The Information Memorandum signals a more forward-looking intent, particularly in its focus on spectrum mix, affordability, and market sustainability. If implemented well, the auction can unlock multi-sector growth, support exports, strengthen public services, and expand opportunities for millions of citizens.
However, the economic impact of this auction will ultimately depend on whether it enables sustained investment in national digital capacity. Pakistan today faces severe network congestion due to spectrum scarcity and high utilization. This is increasingly visible in slow speeds, latency, and service disruptions.
The situation resembles forcing metropolitan traffic onto narrow, underdeveloped roads—an outcome that inevitably constrains mobility, commerce, and growth.
Past auction designs prioritized short-term fiscal returns over long-term infrastructure development. High reserve prices and compressed payment schedules absorbed large volumes of financial resources at the outset, limiting the ability to upgrade networks and expand coverage.
At the same time, declining user spending power and falling ARPU—from approximately $4 to $1.4—have weakened the overall investment environment.
The result has been a persistent digital capacity gap. Congested networks impose hidden costs on small businesses, freelancers, students, exporters, and public institutions that depend on reliable connectivity. Slow and unreliable internet is not merely a technical inconvenience; it is a drag on productivity, innovation, and competitiveness across the economy.
The current auction presents an opportunity to correct this trajectory. Payment structures that extend instalments over the license term, rather than concentrating them in the first five years, would align fiscal objectives with infrastructure outcomes. Similarly, financing costs should reflect opportunity costs rather than generate excessive spreads, enabling greater capital retention for network development.
While attention is understandably focused on next-generation technologies, immediate economic gains will largely come from strengthening existing networks. Most current performance challenges stem from congestion on 4G infrastructure.
Additional spectrum in these bands would deliver faster improvements in quality and reliability, while 5G remains essential for long-term industrial and technological transformation.
Device affordability represents another binding constraint.
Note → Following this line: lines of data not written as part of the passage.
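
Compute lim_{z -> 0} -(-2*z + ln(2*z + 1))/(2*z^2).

1

Direct substitution gives 0/0.
Apply L'Hôpital: lim (-2 + 2/(2*z + 1))/(-4*z), still 0/0.
After 2 applications of L'Hôpital's rule the quotient is (-4/(2*z + 1)^2)/(-4); substituting z = 0 gives 1.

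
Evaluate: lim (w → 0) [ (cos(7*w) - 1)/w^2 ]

Direct substitution gives 0/0.
Apply L'Hôpital: lim (-7*sin(7*w))/(2*w), still 0/0.
After 2 applications of L'Hôpital's rule the quotient is (-49*cos(7*w))/(2); substituting w = 0 gives -49/2.

-49/2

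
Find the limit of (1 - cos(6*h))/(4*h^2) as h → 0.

Substitution gives 0/0.
Use (1 − cos u)/u² → 1/2 with u = 6h: the limit is 6²/(2·4) = 9/2.

9/2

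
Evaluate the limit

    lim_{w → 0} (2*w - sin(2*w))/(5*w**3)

Direct substitution gives 0/0.
Apply L'Hôpital: lim (2 - 2*cos(2*w))/(15*w^2), still 0/0.
Apply L'Hôpital: lim (4*sin(2*w))/(30*w), still 0/0.
After 3 applications of L'Hôpital's rule the quotient is (8*cos(2*w))/(30); substituting w = 0 gives 4/15.

4/15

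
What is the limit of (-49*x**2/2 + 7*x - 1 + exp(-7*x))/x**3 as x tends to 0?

-343/6

Direct substitution gives 0/0.
Apply L'Hôpital: lim (-49*x + 7 - 7*e^(-7*x))/(3*x^2), still 0/0.
Apply L'Hôpital: lim (-49 + 49*e^(-7*x))/(6*x), still 0/0.
After 3 applications of L'Hôpital's rule the quotient is (-343*e^(-7*x))/(6); substituting x = 0 gives -343/6.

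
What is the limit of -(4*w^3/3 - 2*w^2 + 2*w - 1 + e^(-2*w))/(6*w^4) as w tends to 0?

-1/9

Direct substitution gives 0/0.
Apply L'Hôpital: lim (4*w^2 - 4*w + 2 - 2*e^(-2*w))/(-24*w^3), still 0/0.
Apply L'Hôpital: lim (8*w - 4 + 4*e^(-2*w))/(-72*w^2), still 0/0.
Apply L'Hôpital: lim (8 - 8*e^(-2*w))/(-144*w), still 0/0.
After 4 applications of L'Hôpital's rule the quotient is (16*e^(-2*w))/(-144); substituting w = 0 gives -1/9.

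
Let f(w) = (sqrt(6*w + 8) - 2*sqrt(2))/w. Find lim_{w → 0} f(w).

3*√(2)/4

Substitution gives 0/0. Multiply numerator and denominator by the conjugate √(8 + 6w) + √8.
The numerator becomes (8 + 6w) − 8 = 6w, so the expression simplifies to 6/(√(8 + 6w) + √8).
Letting w → 0 gives 6/(2√8) = 3*√(2)/4.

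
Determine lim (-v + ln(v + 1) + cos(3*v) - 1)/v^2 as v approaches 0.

Substitution gives 0/0; apply L'Hôpital's rule 2 times.
After differentiating numerator and denominator 2 times the quotient is (-9*cos(3*v) - 1/(v + 1)^2)/(2); at v = 0 this is -5.

-5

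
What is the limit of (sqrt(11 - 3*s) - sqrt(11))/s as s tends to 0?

-3*√(11)/22

Substitution gives 0/0. Multiply numerator and denominator by the conjugate √(11 - 3s) + √11.
The numerator becomes (11 - 3s) − 11 = -3s, so the expression simplifies to -3/(√(11 - 3s) + √11).
Letting s → 0 gives -3/(2√11) = -3*√(11)/22.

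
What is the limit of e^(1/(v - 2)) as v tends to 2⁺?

∞

As v → 2⁺, 1/(v - 2) → +∞, so e^(1/(v - 2)) → ∞.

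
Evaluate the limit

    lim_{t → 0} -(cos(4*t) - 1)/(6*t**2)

Direct substitution gives 0/0.
Apply L'Hôpital: lim (-4*sin(4*t))/(-12*t), still 0/0.
After 2 applications of L'Hôpital's rule the quotient is (-16*cos(4*t))/(-12); substituting t = 0 gives 4/3.

4/3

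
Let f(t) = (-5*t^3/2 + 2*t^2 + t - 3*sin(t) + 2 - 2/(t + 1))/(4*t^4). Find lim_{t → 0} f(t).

-1/2

Substitution gives 0/0 (the numerator vanishes to order 4).
Expand each term to order t^4: the coefficient of t^4 in -3·sin(t) is 0 and in -2·1/(1 + t) is -2.
Lower-order terms cancel with the polynomial part, so the numerator is (-2)·t^4 + o(t^4), and the limit is (-2)/(4) = -1/2.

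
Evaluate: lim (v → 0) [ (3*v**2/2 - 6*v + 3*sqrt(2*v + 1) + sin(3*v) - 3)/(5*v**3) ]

Substitution gives 0/0 (the numerator vanishes to order 3).
Expand each term to order v^3: the coefficient of v^3 in sin(3v) is -9/2 and in 3·√(1 + 2v) is 3/2.
Lower-order terms cancel with the polynomial part, so the numerator is (-3)·v^3 + o(v^3), and the limit is (-3)/(5) = -3/5.

-3/5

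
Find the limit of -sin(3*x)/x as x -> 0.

Substitution gives 0/0.
Write it as (3/(-1))·sin(3x)/(3x); since sin(u)/u → 1, the limit is -3.

-3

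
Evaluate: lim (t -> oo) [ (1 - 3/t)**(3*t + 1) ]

e^(-9)

The base → 1 and the exponent → ∞: a 1^∞ form.
Take logarithms: (3t + 1)·ln(1 - 3/t). Since ln(1+u) ~ u for small u, this behaves like (3t)·(-3/t) → -9.
So the limit is e^(-9).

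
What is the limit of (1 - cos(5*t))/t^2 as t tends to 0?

25/2

Substitution gives 0/0.
Use (1 − cos u)/u² → 1/2 with u = 5t: the limit is 5²/(2·1) = 25/2.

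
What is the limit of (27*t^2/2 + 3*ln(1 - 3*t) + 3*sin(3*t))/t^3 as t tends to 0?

Substitution gives 0/0 (the numerator vanishes to order 3).
Expand each term to order t^3: the coefficient of t^3 in 3·ln(1 - 3t) is -27 and in 3·sin(3t) is -27/2.
Lower-order terms cancel with the polynomial part, so the numerator is (-81/2)·t^3 + o(t^3), and the limit is (-81/2)/(1) = -81/2.

-81/2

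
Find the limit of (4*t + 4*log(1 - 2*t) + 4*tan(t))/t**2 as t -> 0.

-8

Substitution gives 0/0; apply L'Hôpital's rule 2 times.
After differentiating numerator and denominator 2 times the quotient is (8*tan(t)/cos(t)^2 - 16/(2*t - 1)^2)/(2); at t = 0 this is -8.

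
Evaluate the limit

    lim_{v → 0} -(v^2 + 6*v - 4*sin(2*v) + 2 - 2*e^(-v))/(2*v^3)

Substitution gives 0/0 (the numerator vanishes to order 3).
Expand each term to order v^3: the coefficient of v^3 in -2·e^(-v) is 1/3 and in -4·sin(2v) is 16/3.
Lower-order terms cancel with the polynomial part, so the numerator is (17/3)·v^3 + o(v^3), and the limit is (17/3)/(-2) = -17/6.

-17/6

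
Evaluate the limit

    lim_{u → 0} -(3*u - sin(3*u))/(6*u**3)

Direct substitution gives 0/0.
Apply L'Hôpital: lim (3 - 3*cos(3*u))/(-18*u^2), still 0/0.
Apply L'Hôpital: lim (9*sin(3*u))/(-36*u), still 0/0.
After 3 applications of L'Hôpital's rule the quotient is (27*cos(3*u))/(-36); substituting u = 0 gives -3/4.

-3/4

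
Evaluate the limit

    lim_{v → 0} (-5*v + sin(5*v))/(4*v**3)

Direct substitution gives 0/0.
Apply L'Hôpital: lim (5*cos(5*v) - 5)/(12*v^2), still 0/0.
Apply L'Hôpital: lim (-25*sin(5*v))/(24*v), still 0/0.
After 3 applications of L'Hôpital's rule the quotient is (-125*cos(5*v))/(24); substituting v = 0 gives -125/24.

-125/24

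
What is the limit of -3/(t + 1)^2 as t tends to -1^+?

-∞

As t → -1⁺, (t + 1) → 0⁺, so (t + 1)^2 → 0⁺ and -3/(t + 1)^2 → -∞.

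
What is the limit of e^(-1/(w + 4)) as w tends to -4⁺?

As w → -4⁺, -1/(w + 4) → −∞, so e^(-1/(w + 4)) → 0.

0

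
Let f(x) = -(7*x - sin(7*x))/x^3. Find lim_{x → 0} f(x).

-343/6

Direct substitution gives 0/0.
Apply L'Hôpital: lim (7 - 7*cos(7*x))/(-3*x^2), still 0/0.
Apply L'Hôpital: lim (49*sin(7*x))/(-6*x), still 0/0.
After 3 applications of L'Hôpital's rule the quotient is (343*cos(7*x))/(-6); substituting x = 0 gives -343/6.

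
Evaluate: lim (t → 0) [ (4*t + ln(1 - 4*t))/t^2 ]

-8

Direct substitution gives 0/0.
Apply L'Hôpital: lim (4 - 4/(1 - 4*t))/(2*t), still 0/0.
After 2 applications of L'Hôpital's rule the quotient is (-16/(1 - 4*t)^2)/(2); substituting t = 0 gives -8.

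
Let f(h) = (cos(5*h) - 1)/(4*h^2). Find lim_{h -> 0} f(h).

Direct substitution gives 0/0.
Apply L'Hôpital: lim (-5*sin(5*h))/(8*h), still 0/0.
After 2 applications of L'Hôpital's rule the quotient is (-25*cos(5*h))/(8); substituting h = 0 gives -25/8.

-25/8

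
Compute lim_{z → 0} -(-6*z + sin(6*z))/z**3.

36

Direct substitution gives 0/0.
Apply L'Hôpital: lim (6*cos(6*z) - 6)/(-3*z^2), still 0/0.
Apply L'Hôpital: lim (-36*sin(6*z))/(-6*z), still 0/0.
After 3 applications of L'Hôpital's rule the quotient is (-216*cos(6*z))/(-6); substituting z = 0 gives 36.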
Global experience shows that adoption is driven more by access to affordable smartphones than by network availability.
High taxation, limited financing mechanisms, and the continued production of basic 2G devices have slowed digital inclusion. These barriers restrict participation in e-commerce, digital services, online education, and remote work.
Moreover, according to World Bank data, there is a significant gender disparity in phone ownership in Pakistan.
Only around 30 percent of women own phones, and the majority of these are feature phones, compared to over 90 percent ownership among men (with close to half of men using feature phones). This gap remains substantial. Therefore, rationalizing handset taxes, supporting mass-market financing frameworks, and discouraging low-end legacy devices would accelerate ecosystem development.
A centralized credit information mechanism for device financing, similar to banking systems, could further enable responsible expansion while managing default risks.
Crucially, digital infrastructure policy must be anchored in economic outcomes rather than short-term revenue maximization. Network expansion should be treated as a strategic investment in national capacity. Fiscal gains, employment growth, and export potential follow when digital systems function reliably at scale.
Looking ahead, policy must also consider how digital services can generate sustainable user value. As connectivity becomes integral to livelihoods and enterprises, users must be able and willing to pay for quality, reliability, and security. Enabling this transition is essential for long-term ecosystem viability.
Pakistan’s population of over 250 million, with its strong youth demographic, represents a significant economic opportunity. With the right infrastructure, pricing structures, and access frameworks, this demographic dividend can translate into innovation, entrepreneurship, and global competitiveness.
The upcoming spectrum auction is therefore not merely a regulatory exercise. It is a structural reform that will shape Pakistan’s digital economy for the next decade. If designed with a long-term, economy-first perspective, it can become a cornerstone of national development. If not, it risks perpetuating capacity constraints that limit growth in an increasingly digital world.